I don't think you will get any FHD monitor for 7k

you only get 15-19" monitors with 1360x768 resolution tops.

save up more and get the monitor that you need for 9k


----------



## ebuyer (Apr 20, 2014)

not looking for any crappy 1366X768, can extend upto 8k but thats that. How is 1600X900 ones?


----------



## Gollum (Apr 20, 2014)

ebuyer said:


> not looking for any crappy 1366X768, can extend upto 8k but thats that.

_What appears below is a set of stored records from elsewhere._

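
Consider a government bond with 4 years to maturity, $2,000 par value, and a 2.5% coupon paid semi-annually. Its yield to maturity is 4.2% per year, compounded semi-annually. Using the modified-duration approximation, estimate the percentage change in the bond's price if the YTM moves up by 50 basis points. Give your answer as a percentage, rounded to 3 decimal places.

-1.873%

Periodic yield y = 0.021. Modified duration first:
  t   CF        PV=CF/(1+0.021)^t    t·PV
  1        25.00        24.4858        24.4858
  2        25.00        23.9822        47.9643
  3        25.00        23.4889        70.4667
  4        25.00        23.0058        92.0231
  5        25.00        22.5326       112.6630
  6        25.00        22.0691       132.4149
  7        25.00        21.6152       151.3066
  8     2,025.00     1,714.8222    13,718.5774
  Σ                  1,876.0018    14,349.9019
P = 1,876.0018; D_Mac = 7.64919 half-year periods = 3.82460 yrs; D_mod = 3.82460/(1+0.021) = 3.74593 yrs.
ΔP/P ≈ -D_mod · Δy = -3.74593 × (+0.005) = -0.018730 = -1.8730%.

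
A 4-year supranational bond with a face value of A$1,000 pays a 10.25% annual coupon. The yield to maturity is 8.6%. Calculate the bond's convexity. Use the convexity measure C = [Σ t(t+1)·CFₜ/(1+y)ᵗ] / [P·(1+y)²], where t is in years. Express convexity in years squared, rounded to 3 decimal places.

With y = 0.086:
  t   CF        PV=CF/(1+0.086)^t    t·PV        t(t+1)·PV
  1       102.50        94.3831        94.3831         188.7661
  2       102.50        86.9089       173.8178         521.4534
  3       102.50        80.0266       240.0798         960.3193
  4     1,102.50       792.6095     3,170.4382      15,852.1909
  Σ                  1,053.9281     3,678.7188      17,522.7296
P = 1,053.9281.
Convexity = Σ t(t+1)·PV / [P·(1+y)²] = 17,522.7296 / (1,053.9281 × 1.179396) = 14.09714.

14.097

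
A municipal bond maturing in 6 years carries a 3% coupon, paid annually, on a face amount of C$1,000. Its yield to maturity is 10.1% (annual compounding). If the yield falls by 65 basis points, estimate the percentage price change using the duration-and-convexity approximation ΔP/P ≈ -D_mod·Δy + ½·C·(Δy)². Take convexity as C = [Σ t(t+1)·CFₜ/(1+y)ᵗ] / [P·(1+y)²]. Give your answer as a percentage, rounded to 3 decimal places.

+3.298%

With y = 0.101:
  t   CF        PV=CF/(1+0.101)^t    t·PV        t(t+1)·PV
  1        30.00        27.2480        27.2480          54.4959
  2        30.00        24.7484        49.4967         148.4902
  3        30.00        22.4781        67.4343         269.7370
  4        30.00        20.4161        81.6642         408.3212
  5        30.00        18.5432        92.7160         556.2960
  6     1,030.00       578.2469     3,469.4814      24,286.3697
  Σ                    691.6806     3,788.0406      25,723.7100
P = 691.6806; D_Mac = 5.47658 yrs; D_mod = 4.97418 yrs; C = 30.67986.
Duration effect: -4.97418 × (-0.0065) = +0.032332
Convexity effect: 0.5 × 30.67986 × (-0.0065)² = +0.0006481
ΔP/P ≈ +0.032332 + 0.0006481 = +0.032980 = +3.2980%.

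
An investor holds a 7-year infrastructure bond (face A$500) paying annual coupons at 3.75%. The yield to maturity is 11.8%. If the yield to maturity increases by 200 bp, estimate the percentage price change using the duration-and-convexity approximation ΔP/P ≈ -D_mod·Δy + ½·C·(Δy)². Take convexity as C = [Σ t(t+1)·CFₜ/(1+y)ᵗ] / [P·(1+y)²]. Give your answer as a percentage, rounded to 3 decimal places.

With y = 0.118:
  t   CF        PV=CF/(1+0.118)^t    t·PV        t(t+1)·PV
  1        18.75        16.7710        16.7710          33.5420
  2        18.75        15.0009        30.0018          90.0055
  3        18.75        13.4176        40.2529         161.0116
  4        18.75        12.0015        48.0058         240.0292
  5        18.75        10.7348        53.6738         322.0427
  6        18.75         9.6018        57.6105         403.2736
  7       518.75       237.6104     1,663.2730      13,306.1836
  Σ                    315.1380     1,909.5888      14,556.0882
P = 315.1380; D_Mac = 6.05953 yrs; D_mod = 5.41998 yrs; C = 36.95391.
Duration effect: -5.41998 × (+0.02) = -0.108400
Convexity effect: 0.5 × 36.95391 × (0.02)² = +0.0073908
ΔP/P ≈ -0.108400 + 0.0073908 = -0.101009 = -10.1009%.

-10.101%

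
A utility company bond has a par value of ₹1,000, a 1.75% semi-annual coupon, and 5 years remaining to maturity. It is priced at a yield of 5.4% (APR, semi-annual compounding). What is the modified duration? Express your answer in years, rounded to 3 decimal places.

Periodic yield y = 0.027. First find Macaulay duration:
  t   CF        PV=CF/(1+0.027)^t    t·PV
  1         8.75         8.5200         8.5200
  2         8.75         8.2960        16.5919
  3         8.75         8.0779        24.2336
  4         8.75         7.8655        31.4620
  5         8.75         7.6587        38.2936
  6         8.75         7.4574        44.7442
  7         8.75         7.2613        50.8292
  8         8.75         7.0704        56.5633
  9         8.75         6.8845        61.9607
  10    1,008.75       772.8214     7,728.2135
  Σ                    841.9130     8,061.4119
P = 841.9130; Macaulay duration = 8,061.4119 / 841.9130 = 9.57511 half-year periods = 4.78756 years.
Modified duration = D_Mac / (1 + y) = 4.78756 / 1.027 = 4.66169 years.

4.662 years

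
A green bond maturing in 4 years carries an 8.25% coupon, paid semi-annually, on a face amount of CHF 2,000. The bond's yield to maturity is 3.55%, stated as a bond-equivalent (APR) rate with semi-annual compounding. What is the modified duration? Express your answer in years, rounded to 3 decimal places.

Periodic yield y = 0.01775. First find Macaulay duration:
  t   CF        PV=CF/(1+0.01775)^t    t·PV
  1        82.50        81.0612        81.0612
  2        82.50        79.6474       159.2948
  3        82.50        78.2583       234.7750
  4        82.50        76.8935       307.5739
  5        82.50        75.5524       377.7621
  6        82.50        74.2348       445.4085
  7        82.50        72.9401       510.5805
  8     2,082.50     1,809.0731    14,472.5850
  Σ                  2,347.6608    16,589.0411
P = 2,347.6608; Macaulay duration = 16,589.0411 / 2,347.6608 = 7.06620 half-year periods = 3.53310 years.
Modified duration = D_Mac / (1 + y) = 3.53310 / 1.01775 = 3.47148 years.

3.471 years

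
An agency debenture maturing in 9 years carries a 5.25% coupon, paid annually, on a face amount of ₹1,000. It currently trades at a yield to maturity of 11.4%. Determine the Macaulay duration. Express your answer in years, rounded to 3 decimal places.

Periodic yield y = 0.114. Discount each cash flow and weight by its year:
  t   CF        PV=CF/(1+0.114)^t    t·PV
  1        52.50        47.1275        47.1275
  2        52.50        42.3047        84.6095
  3        52.50        37.9755       113.9266
  4        52.50        34.0893       136.3573
  5        52.50        30.6008       153.0042
  6        52.50        27.4693       164.8160
  7        52.50        24.6583       172.6080
  8        52.50        22.1349       177.0793
  9     1,052.50       398.3413     3,585.0721
  Σ                    664.7018     4,634.6005
Price P = Σ PV = 664.7018.
Macaulay duration = Σ(t·PV) / P = 4,634.6005 / 664.7018 = 6.97245 years.

6.972 years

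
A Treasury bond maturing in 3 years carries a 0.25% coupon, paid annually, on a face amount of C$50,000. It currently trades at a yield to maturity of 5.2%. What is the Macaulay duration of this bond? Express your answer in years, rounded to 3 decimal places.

Periodic yield y = 0.052. Discount each cash flow and weight by its year:
  t   CF        PV=CF/(1+0.052)^t    t·PV
  1       125.00       118.8213       118.8213
  2       125.00       112.9480       225.8960
  3    50,125.00    43,053.3715   129,160.1144
  Σ                 43,285.1407   129,504.8317
Price P = Σ PV = 43,285.1407.
Macaulay duration = Σ(t·PV) / P = 129,504.8317 / 43,285.1407 = 2.99190 years.

2.992 years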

How is 1600X900 ones?



HD+ is good but its still not a 1080p


----------



## ebuyer (Apr 20, 2014)

Provide me some options and lets see how much can i stretch


----------



## hitesh (Apr 20, 2014)

Get this  
Totally worth it


----------



## Gollum (Apr 20, 2014)

hitesh said:


> Get this
> Totally worth it



+1
I have the same. you get 1 HDMI with sound out via a 3.5mm socket and a VGA port.

Cons. no volume control for the sound out

very good for movies and drawing, not so great for text.

VGA output is not so clear on this. I have tested with multiple cables and computers - You will have to use the sharpness feature of the monitor to make things look less fuzzier.
HDMI is perfect. I use my ps4 on it with HDMI


----------



## ebuyer (Apr 20, 2014)

How about this one *www.snapdeal.com/product/benq-gw2255hm-215-inch-monitor/1462104


----------



## hitesh (Apr 20, 2014)

ebuyer said:


> How about this one *www.snapdeal.com/product/benq-gw2255hm-215-inch-monitor/1462104



You can't go wrong with either of them


----------